The one track on the album that really deviates from the overarching idea of industrial techno for the dancefloor is Raising Lucifer. This is a stunning track, that takes Prodigy-esque breaks and adds dense layers of samples on top to make a track that sounds radically different to anything Modulate have done before. However, this track is simply so good that it is a pity that this sound isn’t pursued further here.

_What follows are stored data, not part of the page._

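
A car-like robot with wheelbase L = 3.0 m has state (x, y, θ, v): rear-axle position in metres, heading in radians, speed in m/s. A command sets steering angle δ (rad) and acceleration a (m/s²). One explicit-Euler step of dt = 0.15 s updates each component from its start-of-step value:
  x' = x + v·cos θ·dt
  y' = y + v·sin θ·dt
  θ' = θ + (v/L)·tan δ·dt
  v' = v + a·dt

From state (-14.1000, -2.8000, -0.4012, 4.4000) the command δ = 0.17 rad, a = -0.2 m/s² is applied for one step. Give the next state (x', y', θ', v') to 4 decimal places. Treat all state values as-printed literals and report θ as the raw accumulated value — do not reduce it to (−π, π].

x' = -14.1000 + 4.4000·cos(-0.4012)·0.15 = -13.4924
y' = -2.8000 + 4.4000·sin(-0.4012)·0.15 = -3.0577
θ' = -0.4012 + (4.4000/3.0)·tan(0.17)·0.15 = -0.3634
v' = 4.4000 − 0.2000·0.15 = 4.3700

(-13.4924, -3.0577, -0.3634, 4.3700)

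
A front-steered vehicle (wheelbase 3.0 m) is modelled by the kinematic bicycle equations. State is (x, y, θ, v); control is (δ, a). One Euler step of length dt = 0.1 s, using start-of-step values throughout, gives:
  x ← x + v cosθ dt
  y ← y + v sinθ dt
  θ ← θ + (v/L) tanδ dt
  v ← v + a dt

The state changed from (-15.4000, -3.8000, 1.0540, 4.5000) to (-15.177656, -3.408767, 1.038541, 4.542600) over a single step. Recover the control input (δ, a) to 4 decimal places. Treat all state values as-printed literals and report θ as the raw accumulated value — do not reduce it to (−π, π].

δ = -0.1027, a = 0.4260

a = (v'−v)/dt = (0.042600)/0.1 = 0.4260
Δθ = θ'−θ = -0.015459;  (v·dt/L) = 4.5000·0.1/3.0 = 0.150000
tan δ = Δθ·L/(v·dt) = -0.103060  →  δ = -0.1027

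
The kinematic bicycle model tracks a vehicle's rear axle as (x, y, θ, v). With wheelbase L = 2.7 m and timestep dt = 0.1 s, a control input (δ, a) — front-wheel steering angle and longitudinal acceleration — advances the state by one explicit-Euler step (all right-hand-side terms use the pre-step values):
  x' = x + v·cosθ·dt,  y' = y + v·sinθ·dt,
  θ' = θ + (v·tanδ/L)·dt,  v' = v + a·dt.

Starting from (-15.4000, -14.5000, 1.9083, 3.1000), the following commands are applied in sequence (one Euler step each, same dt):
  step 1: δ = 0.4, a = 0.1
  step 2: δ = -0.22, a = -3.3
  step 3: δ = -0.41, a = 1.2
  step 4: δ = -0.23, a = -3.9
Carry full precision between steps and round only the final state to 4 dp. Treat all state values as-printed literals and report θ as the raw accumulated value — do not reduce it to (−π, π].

(-15.8078, -13.3835, 1.8612, 2.5100)

after step 1 (δ=0.4, a=0.1): (-15.502651, -14.207489, 1.956843, 3.110000)
after step 2 (δ=-0.22, a=-3.3): (-15.619752, -13.919377, 1.931085, 2.780000)
after step 3 (δ=-0.41, a=1.2): (-15.717759, -13.659226, 1.886334, 2.900000)
after step 4 (δ=-0.23, a=-3.9): (-15.807754, -13.383543, 1.861186, 2.510000)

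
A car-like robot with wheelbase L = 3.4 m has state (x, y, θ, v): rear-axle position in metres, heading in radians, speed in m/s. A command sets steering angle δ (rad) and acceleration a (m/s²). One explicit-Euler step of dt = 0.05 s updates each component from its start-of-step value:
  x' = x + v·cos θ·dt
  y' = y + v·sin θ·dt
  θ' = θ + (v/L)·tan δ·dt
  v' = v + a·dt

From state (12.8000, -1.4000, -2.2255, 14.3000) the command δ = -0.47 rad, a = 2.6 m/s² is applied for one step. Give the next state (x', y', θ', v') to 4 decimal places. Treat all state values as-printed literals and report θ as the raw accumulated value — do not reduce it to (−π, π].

(12.3646, -1.9672, -2.3323, 14.4300)

x' = 12.8000 + 14.3000·cos(-2.2255)·0.05 = 12.3646
y' = -1.4000 + 14.3000·sin(-2.2255)·0.05 = -1.9672
θ' = -2.2255 + (14.3000/3.4)·tan(-0.47)·0.05 = -2.3323
v' = 14.3000 + 2.6000·0.05 = 14.4300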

Tweekin n Funkin brings us back to the main theme again, again with a pounding beat and some ace Chemical Brothers-style Tweekin’. Better still is Bass Alert, which strikes up an alarm call before pouring petrol over everything and setting fire to it, resulting in a scorching dancefloor track that I’m looking forward to seeing the be-glowsticked hordes going batshit to in due course.

And the highs keep on coming. The closing track Drop is a comparative epic at over six minutes long when no other track on the album passes five, and it’s extended time is used well to stretch out the peaks to euphoric heights. But other than Drop, here brevity is a wonderful thing. We are in an era, it seems, where every industrial act seems to feel the need to pad out their albums with all manner of filler – be it unnecessary tracks, or a host of remixes on the end – so it is something of a breath of fresh air to see this album devoid of both filler and remixes, and being pared down to under forty-five minutes, with not a second wasted.

So after all the waiting, all the hints from the live show, Modulate has well and truly delivered here. A storming dancefloor album, that has no real pretenses at being anything else. It may not change the world, but it’s a whole lot of fun. The bomb has now been dropped, all we can do now is sit back and watch it explode.